Given this new macro environment, crypto investors should consider several strategic shifts:

  1. Quality over speculation: Focus on projects with strong fundamentals, clear use cases, and potential for near-term revenue generation. Speculative narratives with distant monetization horizons will struggle in a higher-rate environment.

  2. Yield generation: Seek out DeFi protocols and staking opportunities that can generate returns competitive with or superior to traditional fixed income, while carefully evaluating the associated risks.

  3. Dollar exposure management: Consider reducing dollar-denominated exposure or implementing hedging strategies to protect against potential dollar strength.

  4. Regulatory positioning: Favor projects that are proactively engaging with regulators and demonstrating compliance, as the regulatory environment is likely to tighten in response to broader financial instability.

  5. Alternative assets: Diversify into tokenized real assets, infrastructure projects with cash flows, and other yield-generating opportunities within the crypto ecosystem.

The Road Ahead

The crypto market is at a critical inflection point. The era of easy money and speculative excess is giving way to a more disciplined, yield-conscious environment. While this will undoubtedly be painful for many projects and investors, it represents a necessary maturation for the industry.

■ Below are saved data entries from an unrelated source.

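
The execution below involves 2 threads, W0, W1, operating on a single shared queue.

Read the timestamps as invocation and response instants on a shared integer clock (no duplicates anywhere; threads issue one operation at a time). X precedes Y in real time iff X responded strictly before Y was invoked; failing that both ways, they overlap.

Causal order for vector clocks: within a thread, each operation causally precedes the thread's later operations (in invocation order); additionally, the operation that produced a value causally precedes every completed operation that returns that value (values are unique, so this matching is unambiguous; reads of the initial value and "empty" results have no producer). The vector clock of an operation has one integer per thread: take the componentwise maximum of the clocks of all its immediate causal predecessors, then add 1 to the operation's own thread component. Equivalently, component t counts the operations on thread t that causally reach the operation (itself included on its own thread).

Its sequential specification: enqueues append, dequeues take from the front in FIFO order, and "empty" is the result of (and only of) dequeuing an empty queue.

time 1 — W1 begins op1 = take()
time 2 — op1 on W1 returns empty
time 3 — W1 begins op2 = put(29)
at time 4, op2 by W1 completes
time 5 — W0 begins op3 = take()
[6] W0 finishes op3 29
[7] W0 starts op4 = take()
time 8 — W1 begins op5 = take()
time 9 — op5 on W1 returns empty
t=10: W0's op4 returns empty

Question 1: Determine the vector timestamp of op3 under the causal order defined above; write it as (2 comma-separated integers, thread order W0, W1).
(1, 2)

op1, invoked 1, has no incoming edges; only W1's bump applies → (0, 1)
VC(op2, invoked at 3): max of VC(op1)=(0, 1), then +1 on thread W1 → (0, 2)
VC(op5, invoked at 8): max of VC(op2)=(0, 2), then +1 on thread W1 → (0, 3)
VC(op3, invoked at 5): max of VC(op2)=(0, 2), then +1 on thread W0 → (1, 2)
VC(op4, invoked at 7): max of VC(op3)=(1, 2), then +1 on thread W0 → (2, 2)
target: VC(op3) = (1, 2)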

The key question is whether the crypto market can successfully transition from a purely speculative asset class to one with genuine utility and value generation in a higher-rate environment. Those projects that can demonstrate clear value propositions and adapt to this new reality will emerge stronger, while those dependent on perpetual low rates and speculative flows will struggle.

As we navigate this reset, crypto investors must recalibrate their expectations and risk management frameworks. The days of moonshot dreams are ending; the era of fundamental value assessment is just beginning.